Final answer:
The integral for the surface area of the curve rotated about the x-axis is set up using the formula for the surface area of a revolution with given parametric equations, resulting in ∫_{0}^{1} 2πt⁴ √(1 + (4t³)²) dt.
Step-by-step explanation:
The task is to set up an integral for the surface area of a curve rotated about the x-axis. The given parametric equations are x = t and y = t⁴, where t ranges from 0 to 1. To find the surface area generated by rotating a curve about the x-axis, we can use the formula for the surface area of revolution, which involves an integral of the form:
∫ 2πy ∙ √(1 + (dy/dx)²) dx
First, we find the derivative dy/dx by differentiating y = t⁴ with respect to t and then using x = t to express dy/dx solely in terms of x.

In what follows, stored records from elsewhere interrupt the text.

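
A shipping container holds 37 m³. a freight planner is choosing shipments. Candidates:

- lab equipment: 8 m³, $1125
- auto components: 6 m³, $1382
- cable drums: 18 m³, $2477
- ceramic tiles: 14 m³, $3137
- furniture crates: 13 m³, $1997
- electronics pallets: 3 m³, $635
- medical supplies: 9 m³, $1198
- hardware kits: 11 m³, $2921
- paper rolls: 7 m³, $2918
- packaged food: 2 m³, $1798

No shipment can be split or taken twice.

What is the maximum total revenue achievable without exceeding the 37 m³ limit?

11409

Greedy by ratio would take lab equipment + auto components + electronics pallets + hardware kits + paper rolls + packaged food: 37 m³ used, total 10779.
The 14 m³ tied up in lab equipment and auto components is better spent on ceramic tiles — total rises to 11409 (37 m³).
Every other selection either busts 37 m³ or fails to beat 11409.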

This leads to the derivative dy/dt = 4t³. Since dx/dt = 1, dy/dx = (dy/dt) / (dx/dt) = 4t³. Next, we calculate √(1 + (dy/dx)²), which becomes √(1 + (4t³)²). The integral for the surface area is then:
∫_{0}^{1} 2πt⁴ √(1 + (4t³)²) dt
Remember to not evaluate this integral, as the question has specifically asked only to set up the integral for the surface area.